亡國の孤城Ⅱ ~デイファレト・無人の玉座~



汚いあたしが、映っている。



何も信じないと誓ったあたしが、あそこにいる。



独りだけのあたしが……あそこに立っている。




嫌。…嫌。










全てを捨てて来たのに。


全てを断ち切って来たのに。



















あたしの決意を、揺るがさないで。

















「…くたばれ…くたばれ…!…………く、た、ば…れぇ―!!」






―――…ドールは重い鎚を構え、頭上に振り翳した。


……奇妙な絆で離れない、幼い二人の少年に向かって。


懇親の力を込めて。











何処からか、父の叫び声が聞こえてきた。

甲高いサリッサの悲鳴も、重なって聞こえた。






大丈夫だよ、父さん。
ユノを抱えたこの状態で動けるかは分からないけど。

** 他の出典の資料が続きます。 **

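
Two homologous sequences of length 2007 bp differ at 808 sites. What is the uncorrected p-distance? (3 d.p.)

0.403

p = 808/2007 = 0.402590… ≈ 0.403 (to 3 d.p.).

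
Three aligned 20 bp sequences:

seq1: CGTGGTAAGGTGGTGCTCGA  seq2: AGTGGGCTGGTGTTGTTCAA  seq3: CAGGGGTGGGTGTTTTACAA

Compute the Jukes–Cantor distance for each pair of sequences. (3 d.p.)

d(seq1,seq2) = 0.471, d(seq1,seq3) = 0.824, d(seq2,seq3) = 0.471

seq1–seq2: 7/20 sites differ → p = 0.35, d = −0.75 ln(1 − 0.466667) = 0.471457 ≈ 0.471.
seq1–seq3: 10/20 sites differ → p = 0.5, d = −0.75 ln(1 − 0.666667) = 0.823960 ≈ 0.824.
seq2–seq3: 7/20 sites differ → p = 0.35, d = −0.75 ln(1 − 0.466667) = 0.471457 ≈ 0.471.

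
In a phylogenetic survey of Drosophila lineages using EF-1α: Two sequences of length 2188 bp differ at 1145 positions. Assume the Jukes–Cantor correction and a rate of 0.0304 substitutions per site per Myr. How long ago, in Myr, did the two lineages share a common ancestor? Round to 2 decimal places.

14.76

p = 1145/2188 ≈ 0.523309.
d = −(3/4) ln(1 − 4p/3) = −0.75 ln(1 − 0.697745) = −0.75 ln(0.302255)
  = −0.75 × (-1.196484) = 0.897363 substitutions/site.
Under a molecular clock d = 2μt, so t = d/(2μ) = 0.897363 / (2 × 0.0304) = 14.76 Myr.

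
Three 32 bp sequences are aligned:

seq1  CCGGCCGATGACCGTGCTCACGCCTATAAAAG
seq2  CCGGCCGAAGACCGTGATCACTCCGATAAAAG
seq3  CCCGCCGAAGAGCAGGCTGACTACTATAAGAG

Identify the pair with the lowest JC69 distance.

seq1–seq2: 4/32 differ, p = 0.125, d = 0.137.
seq1–seq3: 9/32 differ, p = 0.281, d = 0.353.
seq2–seq3: 9/32 differ, p = 0.281, d = 0.353.
The smallest distance is between seq1 and seq2.

seq1 and seq2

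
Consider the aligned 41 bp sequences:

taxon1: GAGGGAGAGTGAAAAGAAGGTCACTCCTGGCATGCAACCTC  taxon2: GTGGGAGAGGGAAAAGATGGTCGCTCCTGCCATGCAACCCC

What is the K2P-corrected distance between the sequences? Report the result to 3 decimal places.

0.163

Of 41 sites, 2 differences are transitions and 4 are transversions, so P = 2/41 ≈ 0.04878 and Q = 4/41 ≈ 0.097561.
Under the Kimura two-parameter model, d = −½ ln(1 − 2P − Q) − ¼ ln(1 − 2Q).
1 − 2P − Q = 0.804879, giving −½ ln(0.804879) = 0.108532.
1 − 2Q = 0.804878, giving −¼ ln(0.804878) = 0.054266.
d = 0.108532 + 0.054266 = 0.162798.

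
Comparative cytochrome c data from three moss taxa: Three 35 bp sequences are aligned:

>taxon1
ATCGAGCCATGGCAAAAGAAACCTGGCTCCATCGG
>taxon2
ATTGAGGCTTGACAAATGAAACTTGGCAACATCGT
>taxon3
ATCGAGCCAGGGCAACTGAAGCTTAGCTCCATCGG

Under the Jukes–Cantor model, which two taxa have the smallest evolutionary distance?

taxon1–taxon2: 9/35 differ, p = 0.257, d = 0.315.
taxon1–taxon3: 6/35 differ, p = 0.171, d = 0.195.
taxon2–taxon3: 11/35 differ, p = 0.314, d = 0.407.
The smallest distance is between taxon1 and taxon3.

taxon1 and taxon3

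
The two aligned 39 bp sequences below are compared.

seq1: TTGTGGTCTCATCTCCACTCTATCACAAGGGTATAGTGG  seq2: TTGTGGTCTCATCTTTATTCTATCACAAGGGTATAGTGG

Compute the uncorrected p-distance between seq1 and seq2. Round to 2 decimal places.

0.08

The sequences differ at 3 of 39 positions (sites 15, 16, 18).
p = 3/39 = 0.076923… ≈ 0.08 (to 2 d.p.).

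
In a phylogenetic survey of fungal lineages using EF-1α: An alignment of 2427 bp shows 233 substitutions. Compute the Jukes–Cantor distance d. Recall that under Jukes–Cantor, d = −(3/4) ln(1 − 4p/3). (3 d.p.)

p = 233/2427 ≈ 0.096003.
d = −(3/4) ln(1 − 4p/3) = −0.75 ln(1 − 0.128004) = −0.75 ln(0.871996)
  = −0.75 × (-0.136970) = 0.102728 substitutions/site.

0.103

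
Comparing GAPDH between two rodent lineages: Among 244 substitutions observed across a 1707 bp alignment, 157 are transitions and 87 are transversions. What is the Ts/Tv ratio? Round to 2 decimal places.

1.80

R = 157/87 = 1.804597… ≈ 1.80 (to 2 d.p.).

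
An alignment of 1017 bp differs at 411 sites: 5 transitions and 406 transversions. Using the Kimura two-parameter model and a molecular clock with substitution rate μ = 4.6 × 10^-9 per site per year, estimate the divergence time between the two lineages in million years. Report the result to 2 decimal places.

P = 5/1017 ≈ 0.004916 and Q = 406/1017 ≈ 0.399213.
Under the Kimura two-parameter model, d = −½ ln(1 − 2P − Q) − ¼ ln(1 − 2Q).
1 − 2P − Q = 0.590955, giving −½ ln(0.590955) = 0.263008.
1 − 2Q = 0.201574, giving −¼ ln(0.201574) = 0.400400.
d = 0.263008 + 0.400400 = 0.663408.
Under a molecular clock d = 2μt, so t = d/(2μ) = 0.663408 / (2 × 4.6 × 10^-9) = 72.11 million years.

72.11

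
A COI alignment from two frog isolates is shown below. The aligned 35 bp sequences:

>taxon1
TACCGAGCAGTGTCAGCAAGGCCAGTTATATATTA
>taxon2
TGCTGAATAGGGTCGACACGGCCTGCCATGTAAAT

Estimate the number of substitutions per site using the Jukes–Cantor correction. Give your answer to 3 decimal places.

0.635

The sequences differ at 15 of 35 sites, so p = 15/35 ≈ 0.428571.
d = −(3/4) ln(1 − 4p/3) = −0.75 ln(1 − 0.571428) = −0.75 ln(0.428572)
  = −0.75 × (-0.847297) = 0.635473 substitutions/site.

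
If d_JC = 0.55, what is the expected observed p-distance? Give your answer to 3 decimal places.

p = (3/4)(1 − e^(−4d/3)) = 0.75 × (1 − e^(-0.733333)) = 0.75 × (1 − 0.480305) = 0.389771.

0.390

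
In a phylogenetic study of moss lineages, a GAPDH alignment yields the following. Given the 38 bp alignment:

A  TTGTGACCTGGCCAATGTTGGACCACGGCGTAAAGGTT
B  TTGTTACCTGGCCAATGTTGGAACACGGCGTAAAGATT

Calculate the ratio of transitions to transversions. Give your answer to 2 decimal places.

0.50

Transitions are A↔G and C↔T; transversions are all other mismatches.
Transitions: 1. Transversions: 2.
R = 1/2 = 0.50.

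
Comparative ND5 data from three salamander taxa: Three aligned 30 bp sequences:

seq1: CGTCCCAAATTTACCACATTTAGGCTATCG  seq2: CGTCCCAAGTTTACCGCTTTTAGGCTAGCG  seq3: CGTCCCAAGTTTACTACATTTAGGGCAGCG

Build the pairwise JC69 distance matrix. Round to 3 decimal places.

d(seq1,seq2) = 0.147, d(seq1,seq3) = 0.188, d(seq2,seq3) = 0.188

seq1–seq2: 4/30 sites differ → p ≈ 0.133333, d = −0.75 ln(1 − 0.177777) = 0.146808 ≈ 0.147.
seq1–seq3: 5/30 sites differ → p ≈ 0.166667, d = −0.75 ln(1 − 0.222223) = 0.188487 ≈ 0.188.
seq2–seq3: 5/30 sites differ → p ≈ 0.166667, d = −0.75 ln(1 − 0.222223) = 0.188487 ≈ 0.188.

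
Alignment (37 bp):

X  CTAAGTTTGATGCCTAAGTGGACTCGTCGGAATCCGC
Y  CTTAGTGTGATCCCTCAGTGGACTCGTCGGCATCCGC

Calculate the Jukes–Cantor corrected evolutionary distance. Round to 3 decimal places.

The sequences differ at 5 of 37 sites (3, 7, 12, 16, 31), so p = 5/37 ≈ 0.135135.
d = −(3/4) ln(1 − 4p/3) = −0.75 ln(1 − 0.18018) = −0.75 ln(0.81982)
  = −0.75 × (-0.198670) = 0.149003 substitutions/site.

0.149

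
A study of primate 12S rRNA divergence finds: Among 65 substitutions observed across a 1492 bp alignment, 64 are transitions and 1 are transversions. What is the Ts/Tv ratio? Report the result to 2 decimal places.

64.00

R = 64/1 = 64.00.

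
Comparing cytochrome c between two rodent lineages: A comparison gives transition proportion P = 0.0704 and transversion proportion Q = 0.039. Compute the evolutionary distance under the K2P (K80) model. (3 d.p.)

0.119

Under the Kimura two-parameter model, d = −½ ln(1 − 2P − Q) − ¼ ln(1 − 2Q).
1 − 2P − Q = 0.8202, giving −½ ln(0.8202) = 0.099104.
1 − 2Q = 0.922, giving −¼ ln(0.922) = 0.020303.
d = 0.099104 + 0.020303 = 0.119407.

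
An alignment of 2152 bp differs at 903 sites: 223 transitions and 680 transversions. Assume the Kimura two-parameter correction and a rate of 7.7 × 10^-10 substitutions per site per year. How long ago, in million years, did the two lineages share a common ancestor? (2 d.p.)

402.77

P = 223/2152 ≈ 0.103625 and Q = 680/2152 ≈ 0.315985.
Under the Kimura two-parameter model, d = −½ ln(1 − 2P − Q) − ¼ ln(1 − 2Q).
1 − 2P − Q = 0.476765, giving −½ ln(0.476765) = 0.370366.
1 − 2Q = 0.36803, giving −¼ ln(0.36803) = 0.249898.
d = 0.370366 + 0.249898 = 0.620264.
Under a molecular clock d = 2μt, so t = d/(2μ) = 0.620264 / (2 × 7.7 × 10^-10) = 402.77 million years.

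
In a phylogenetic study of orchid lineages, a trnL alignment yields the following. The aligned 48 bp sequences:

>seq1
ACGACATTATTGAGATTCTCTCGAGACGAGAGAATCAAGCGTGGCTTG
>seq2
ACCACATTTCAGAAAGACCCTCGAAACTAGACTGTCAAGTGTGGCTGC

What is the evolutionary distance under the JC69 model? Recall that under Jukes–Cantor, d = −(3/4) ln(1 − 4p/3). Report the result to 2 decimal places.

The sequences differ at 16 of 48 sites, so p = 16/48 ≈ 0.333333.
d = −(3/4) ln(1 − 4p/3) = −0.75 ln(1 − 0.444444) = −0.75 ln(0.555556)
  = −0.75 × (-0.587786) = 0.440840 substitutions/site.

0.44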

………僕………死なないから。


大丈夫だよ、サリッサさん。











ちゃんと……ユノは、守るから。






死なせは、しないから。















頭上から垂直に下りてくる鎚を見上げ、レトは、瞬時に鞘から抜いた剣を構えた。


剣一本で防げるかは分からない。
もし無理ならば………この身を盾にしてでも…。


何としてでも。









































「ガキ同士で何をしているのだ」














それは、突然だった。













突如何の前触れも無く、聞いた事の無い第三者の声が、二人の間に割って入ってきた。

同時に。





ドールの鎚は、宙を舞っていた。